Monitoring microservices with the RED method

08 August 2021

The RED method is a set of three metrics, Requests, Errors, Duration, that act as a good place to start for monitoring our microservices. When this gets first introduced into systems I frequently see it only applied in incoming HTTP traffic, but we can do better for microservices. Tom Wilkie introduced the RED method as a monitoring philosophy for any system, but we will just look at microservices for now.

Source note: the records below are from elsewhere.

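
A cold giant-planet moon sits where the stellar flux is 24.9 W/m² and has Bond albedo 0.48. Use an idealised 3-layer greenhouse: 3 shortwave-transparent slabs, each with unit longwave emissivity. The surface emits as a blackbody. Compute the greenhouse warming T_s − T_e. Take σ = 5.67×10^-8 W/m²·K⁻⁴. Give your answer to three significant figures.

36.0 K

OLR = S(1−α)/4 = 3.237 W/m²; the top layer radiates at T_e = 86.92 K.
T_s = (N+1)^(1/4)·T_e = 122.9 K.
Warming: T_s − T_e = 36.01 K.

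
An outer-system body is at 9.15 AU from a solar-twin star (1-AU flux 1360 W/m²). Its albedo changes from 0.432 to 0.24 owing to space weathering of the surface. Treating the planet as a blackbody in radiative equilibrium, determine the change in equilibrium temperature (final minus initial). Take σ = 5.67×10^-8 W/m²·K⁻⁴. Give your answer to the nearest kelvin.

Flux at the orbit: S = 1360/(9.15)² = 16.24 W/m².
Before: T₁ = [16.24·0.568/(4σ)]^(1/4) = 79.86 K.
Final:   T₂ = [S(1−0.24)/(4σ)]^(1/4) = 85.89 K.
Change: 85.89 − 79.86 = 6.031 K.

6 K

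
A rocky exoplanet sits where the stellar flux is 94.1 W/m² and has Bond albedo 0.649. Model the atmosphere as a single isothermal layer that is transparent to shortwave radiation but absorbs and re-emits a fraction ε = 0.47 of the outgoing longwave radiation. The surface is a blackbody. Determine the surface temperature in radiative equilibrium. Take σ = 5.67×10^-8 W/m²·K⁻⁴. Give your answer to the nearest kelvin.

At the top of the atmosphere, σT_e⁴ = S(1−α)/4 = 8.257 W/m², giving T_e = 109.9 K.
The surface balance (absorbed SW + ε·downward IR = σT_s⁴) with T_a⁴ = T_s⁴/2 reduces to T_s = T_e·[2/(2−ε)]^¼ = 117.5 K.

117 K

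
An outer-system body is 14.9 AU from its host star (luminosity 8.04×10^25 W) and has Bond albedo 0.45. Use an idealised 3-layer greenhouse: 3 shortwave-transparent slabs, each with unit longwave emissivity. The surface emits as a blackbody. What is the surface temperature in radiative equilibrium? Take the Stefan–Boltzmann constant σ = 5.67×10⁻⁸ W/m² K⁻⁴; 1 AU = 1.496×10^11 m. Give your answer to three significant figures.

Orbital distance: d = 14.9 AU = 2.229×10^12 m.
Spreading L over a sphere of radius d: S = 8.04×10^25/(4π·2.23×10^12²) = 1.288 W/m².
The effective emission temperature is T_e = [S(1−α)/(4σ)]^¼ = 42.04 K.
For an N-layer opaque stack, T_s⁴ = (N+1)T_e⁴, hence T_s = (4)^(1/4)×42.04 K = 59.45 K.

59.4 K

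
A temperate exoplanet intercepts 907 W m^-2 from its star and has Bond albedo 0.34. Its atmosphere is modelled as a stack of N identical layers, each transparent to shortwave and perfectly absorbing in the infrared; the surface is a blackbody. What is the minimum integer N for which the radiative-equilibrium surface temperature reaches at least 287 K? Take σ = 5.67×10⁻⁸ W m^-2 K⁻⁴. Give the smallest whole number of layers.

Top-of-atmosphere balance: σT_e⁴ = S(1−α)/4 = 149.7 W m^-2 → T_e = 226.7 K.
T_s = (N+1)^(1/4)·T_e ≥ 287 K requires N+1 ≥ (T_s/T_e)⁴ = (287/226.7)⁴ = 2.571.
So N ≥ 1.571; the smallest integer is N = 2.

2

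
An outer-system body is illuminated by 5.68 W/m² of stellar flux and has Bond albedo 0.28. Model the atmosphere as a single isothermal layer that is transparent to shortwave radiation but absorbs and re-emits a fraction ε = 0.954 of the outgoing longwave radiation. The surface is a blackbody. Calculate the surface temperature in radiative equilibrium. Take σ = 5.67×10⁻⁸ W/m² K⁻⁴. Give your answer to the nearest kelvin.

Effective emission temperature (TOA balance): σT_e⁴ = S(1−α)/4 = 1.022 W/m² → T_e = 65.16 K.
Surface balance with a leaky layer gives σT_s⁴ = σT_e⁴·2/(2−ε), so T_s = T_e·[2/(2−0.954)]^(1/4) = 76.63 K.

77 kelvin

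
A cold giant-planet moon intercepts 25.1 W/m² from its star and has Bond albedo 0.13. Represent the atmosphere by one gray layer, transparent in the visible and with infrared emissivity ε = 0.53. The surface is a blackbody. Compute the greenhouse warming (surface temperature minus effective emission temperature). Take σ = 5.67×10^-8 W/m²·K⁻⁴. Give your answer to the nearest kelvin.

At the top of the atmosphere, σT_e⁴ = S(1−α)/4 = 5.459 W/m², giving T_e = 99.06 K.
The surface balance (absorbed SW + ε·downward IR = σT_s⁴) with T_a⁴ = T_s⁴/2 reduces to T_s = T_e·[2/(2−ε)]^¼ = 107.0 K.
T_s − T_e = 107.0 − 99.06 = 7.926 K.

8 K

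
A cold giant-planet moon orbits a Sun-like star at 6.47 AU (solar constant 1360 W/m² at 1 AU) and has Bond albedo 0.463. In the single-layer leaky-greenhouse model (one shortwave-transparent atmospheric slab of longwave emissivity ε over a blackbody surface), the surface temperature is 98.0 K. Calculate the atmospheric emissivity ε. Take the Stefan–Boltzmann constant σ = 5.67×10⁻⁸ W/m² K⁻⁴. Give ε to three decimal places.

By the inverse-square law, S = 1360/6.47² = 32.49 W/m².
Effective temperature: T_e = [S(1−α)/(4σ)]^(1/4) = 93.65 K.
Since (2−ε)/2 = (T_e/T_s)⁴ = 0.8340, ε = 0.3320.

0.332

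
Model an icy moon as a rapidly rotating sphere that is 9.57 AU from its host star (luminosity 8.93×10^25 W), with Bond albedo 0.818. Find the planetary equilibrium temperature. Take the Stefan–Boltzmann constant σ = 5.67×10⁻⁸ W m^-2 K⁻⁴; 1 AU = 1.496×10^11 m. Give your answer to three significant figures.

40.8 kelvin

Orbital distance: d = 9.57 AU = 1.432×10^12 m.
Flux at the orbit: S = L/(4πd²) = 8.93×10^25/(4π·(1.43×10^12)²) = 3.467 W m^-2.
Absorbed flux (global mean): S(1−α)/4 = 3.467·0.182/4 = 0.1577 W m^-2.
Set σT⁴ = 0.1577 → T = (0.1577/σ)^(1/4) = 40.84 K.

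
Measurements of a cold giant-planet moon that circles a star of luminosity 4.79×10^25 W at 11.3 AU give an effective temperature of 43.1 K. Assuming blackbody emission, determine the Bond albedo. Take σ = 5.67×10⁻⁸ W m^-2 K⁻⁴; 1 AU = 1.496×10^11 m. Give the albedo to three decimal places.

Orbital distance: d = 11.3 AU = 1.690×10^12 m.
Flux at the orbit: S = L/(4πd²) = 4.79×10^25/(4π·(1.69×10^12)²) = 1.334 W m^-2.
Rearranging the radiative balance, α = 1 − 4σT⁴/S.
4σT⁴ = 4·5.67×10⁻⁸·(43.1)⁴ = 0.7826 W m^-2.
1−α = 0.7826/1.334 = 0.5867, so α = 0.4133.

0.413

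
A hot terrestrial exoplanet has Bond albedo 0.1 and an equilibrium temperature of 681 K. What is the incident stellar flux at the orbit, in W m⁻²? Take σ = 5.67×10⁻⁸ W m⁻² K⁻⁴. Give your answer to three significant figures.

54200 W m⁻²

From S(1−α)/4 = σT⁴: S = 4σT⁴/(1−α).
σT⁴ = 5.67×10⁻⁸·(681)⁴ = 12190 W m⁻².
So S = 4×12190/(1−0.1) = 54200 W m⁻².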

Assuming our service primarily handles incoming HTTP traffic, we might start with these:

Requests, the count of incoming HTTP requests as requests/second
Errors, total HTTP errors as (!status_code_5xx)/total_requests
Duration, the latency of our responses as p50, p90, or p99 percentile latency

This is good because we cover a primary source of incoming traffic for our system and general happiness indicator of our clients. However, we are missing out on the other network pipes our service is using. Your service might vary, but here are the inflows and outflows for our “example” microservice:

In addition to inbound HTTP we typically have:

HTTP inflow, incoming requests we handle
AMQP inflow, incoming message we consume
HTTP outflow, the outgoing request to 3rd parties
GRCP outflow, outgoing requests in other internal services
AMQP outflow, outgoing messages to a queuing system
DB outflow, outgoing requests to the database

Your service may use different protocols and have a separate set of inbound and outbound clients. For each pipe both in and out of your service, we want to apply the RED method.